Asthma and Allergy - Fast Facts
This document has been developed by ASCIA, the peak professional body of clinical immunology/allergy specialists in Australia and New Zealand. ASCIA information is based on published literature and expert review, is not influenced by commercial organisations and is not intended to replace medical advice.
- Allergy is one of the major factors associated with the development of asthma. Around 80% of people with asthma have positive allergy test results.
- There are two main ways in which allergy plays a role in asthma:
- Allergy itself can produce allergic inflammation in the airways.
- Exposure to one or more allergens can trigger an asthma attack.
- Allergy is very common in Australia and New Zealand, affecting around 20% of people. Asthma is also common, affecting around 10% of people.

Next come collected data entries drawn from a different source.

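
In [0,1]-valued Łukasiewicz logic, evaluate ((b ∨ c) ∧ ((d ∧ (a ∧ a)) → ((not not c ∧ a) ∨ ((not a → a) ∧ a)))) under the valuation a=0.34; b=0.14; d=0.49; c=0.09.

(b ∨ c) = max(0.14, 0.09) = 0.14
(a ∧ a) = min(0.34, 0.34) = 0.34
(d ∧ (a ∧ a)) = min(0.49, 0.34) = 0.34
not c: Łukasiewicz ¬ gives 1 − 0.09 = 0.91
not not c: Łukasiewicz ¬ gives 1 − 0.91 = 0.09
(not not c ∧ a) = min(0.09, 0.34) = 0.09
not a: Łukasiewicz ¬ gives 1 − 0.34 = 0.66
(not a → a): min(1, 1 − 0.66 + 0.34) = 0.68
((not a → a) ∧ a) = min(0.68, 0.34) = 0.34
((not not c ∧ a) ∨ ((not a → a) ∧ a)) = max(0.09, 0.34) = 0.34
((d ∧ (a ∧ a)) → ((not not c ∧ a) ∨ ((not a → a) ∧ a))): min(1, 1 − 0.34 + 0.34) = 1
((b ∨ c) ∧ ((d ∧ (a ∧ a)) → ((not not c ∧ a) ∨ ((not a → a) ∧ a)))) = min(0.14, 1) = 0.14

0.14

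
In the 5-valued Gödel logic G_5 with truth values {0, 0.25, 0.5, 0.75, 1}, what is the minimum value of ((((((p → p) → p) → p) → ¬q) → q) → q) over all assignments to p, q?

The minimum is attained at p = 0, q = 0.25:
  (p → p): 0 ≤ 0, so result = 1
  ((p → p) → p): 1 > 0, so result = 0
  (((p → p) → p) → p): 0 ≤ 0, so result = 1
  ¬q: Gödel ¬ of 0.25 = 0 (operand ≠ 0)
  ((((p → p) → p) → p) → ¬q): 1 > 0, so result = 0
  (((((p → p) → p) → p) → ¬q) → q): 0 ≤ 0.25, so result = 1
  ((((((p → p) → p) → p) → ¬q) → q) → q): 1 > 0.25, so result = 0.25
Checking all 25 assignments confirms none give a value below 0.25.

0.25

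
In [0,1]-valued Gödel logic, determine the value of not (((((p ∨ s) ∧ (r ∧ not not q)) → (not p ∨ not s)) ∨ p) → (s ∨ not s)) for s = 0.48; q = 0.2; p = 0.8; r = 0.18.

0.00

(p ∨ s) = max(0.8, 0.48) = 0.8
not q: Gödel ¬ of 0.2 = 0 (operand ≠ 0)
not not q: Gödel ¬ of 0 = 1 (operand is 0)
(r ∧ not not q) = min(0.18, 1) = 0.18
((p ∨ s) ∧ (r ∧ not not q)) = min(0.8, 0.18) = 0.18
not p: Gödel ¬ of 0.8 = 0 (operand ≠ 0)
not s: Gödel ¬ of 0.48 = 0 (operand ≠ 0)
(not p ∨ not s) = max(0, 0) = 0
(((p ∨ s) ∧ (r ∧ not not q)) → (not p ∨ not s)): 0.18 > 0, so result = 0
((((p ∨ s) ∧ (r ∧ not not q)) → (not p ∨ not s)) ∨ p) = max(0, 0.8) = 0.8
not s: Gödel ¬ of 0.48 = 0 (operand ≠ 0)
(s ∨ not s) = max(0.48, 0) = 0.48
(((((p ∨ s) ∧ (r ∧ not not q)) → (not p ∨ not s)) ∨ p) → (s ∨ not s)): 0.8 > 0.48, so result = 0.48
not (((((p ∨ s) ∧ (r ∧ not not q)) → (not p ∨ not s)) ∨ p) → (s ∨ not s)): Gödel ¬ of 0.48 = 0 (operand ≠ 0)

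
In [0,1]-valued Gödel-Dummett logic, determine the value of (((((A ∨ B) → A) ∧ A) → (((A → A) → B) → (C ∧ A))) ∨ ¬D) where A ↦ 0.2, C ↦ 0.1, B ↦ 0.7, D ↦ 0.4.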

- An allergic reaction occurs when a person’s immune system reacts to substances (allergens) that do not affect most people. Allergens are mostly found in house dust mites, pollen, pets, moulds, some antibiotic medicines, insect stings or bites, latex (natural rubber) and foods.
- Allergic reactions lead to inflammation (redness and swelling), and can affect different parts of the body, such as:
- Allergic rhinitis (hay fever) which affects the nose and eyes.
- Eczema or urticaria (hives) which affects the skin.
- Asthma which affects the lungs.
- Anaphylaxis (the most severe type of allergic reaction), which can affect the whole body.
- Asthma can also be triggered by infections, exercise, cold air, changes in temperature, and smoke.
- For some people, pollen can directly trigger asthma as well as allergic rhinitis. When pollen granules come into contact with water, starch granules are released that are small enough to be breathed into the airways. This causes allergic rhinitis and what is known as thunderstorm asthma in some people.
- People with asthma experience a narrowing of the airways which obstructs the flow of air in and out of the lungs. This narrowing of the airways can be reversed using medication (relievers). Most people with asthma can lead normal, active lives if they take regular medication (preventers) to control their symptoms.
- If asthma is triggered or made worse by allergy and the specific allergen responsible is known:
- Avoid, remove or minimise exposure to confirmed allergens, where possible.
- Ensure that allergic rhinitis is treated, as untreated allergic rhinitis can make asthma worse.
- Be prepared for emergency treatment of anaphylaxis if you have asthma and food allergies.
- See a doctor if wheezing happens more in spring or summer as there may be a risk of thunderstorm asthma.